Reagan uprising is not censorship
Scores of Americans recently exercised their right of free speech and persuaded CBS not to run a mean-spirited and false miniseries about former President Ronald Reagan and his wife, Nancy. Yet to listen to the howls from the liberal left, one would think that such citizen action was crass censorship—dangerous and hostile to our civil liberties.
The fury began after The New York Times revealed that the CBS miniseries, The Reagans, would be a hatchet job on Reagan, his wife and his administration.
With the help of the Internet, talk radio and cable television, Americans across this nation spoke out and inundated CBS, Viacom and their advertisers’ offices with phone calls, letters and e-mails of protest.

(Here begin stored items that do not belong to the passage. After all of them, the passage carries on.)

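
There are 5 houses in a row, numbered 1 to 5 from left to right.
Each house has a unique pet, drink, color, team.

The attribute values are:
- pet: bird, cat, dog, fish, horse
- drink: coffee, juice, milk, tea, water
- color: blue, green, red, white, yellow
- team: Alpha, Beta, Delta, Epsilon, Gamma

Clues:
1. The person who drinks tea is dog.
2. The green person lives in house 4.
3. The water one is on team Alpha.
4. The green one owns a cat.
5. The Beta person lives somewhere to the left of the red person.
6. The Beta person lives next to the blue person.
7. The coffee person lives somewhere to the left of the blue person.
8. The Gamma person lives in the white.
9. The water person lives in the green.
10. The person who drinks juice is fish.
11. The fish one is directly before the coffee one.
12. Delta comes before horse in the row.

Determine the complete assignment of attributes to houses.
Solution:

House | Pet | Drink | Color | Team
----------------------------------
  1   | fish | juice | white | Gamma
  2   | bird | coffee | yellow | Beta
  3   | dog | tea | blue | Delta
  4   | cat | water | green | Alpha
  5   | horse | milk | red | Epsilon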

CBS was overwhelmed by the uproar and decided not to air the miniseries, even admitting the miniseries was unfair. But parent company Viacom went forward with the production to milk it for every dollar the company could, announcing that the program would air on the Viacom-owned Showtime cable network.
Viacom’s willingness to do anything for financial gain resulted in a continuing campaign by the Defend Reagan Committee. Thousands have canceled their Showtime subscriptions, others have complained to their cable operators, and some have even dumped their Viacom stock.
This is precisely the action one would hope for and expect from an engaged, active and free public. But, to liberals who relished in the thought of seeing Reagan smeared, it is nothing more than censorship.
Forget for a moment that true censorship would involve action by the government to dictate what could and couldn’t be shown on either CBS or Showtime, not an economic boycott by private citizens.
Those who are crying foul don’t really believe their own spin that this popular uprising is censorship. They just cannot believe that there has been such strong opposition by the American public to seeing a prominent conservative leader defamed by malicious slander.
This is intriguing, given the left’s recent glee at organizing almost-identical protests against the now-canceled Dr. Laura TV show. Apparently, the shoe doesn’t fit so well on the other foot.
The fact that we have the right to voice our protest and the right to tell companies we will take our business elsewhere is something that defines a core greatness in our American tradition. It is something I am most thankful for, and I hope you are, too.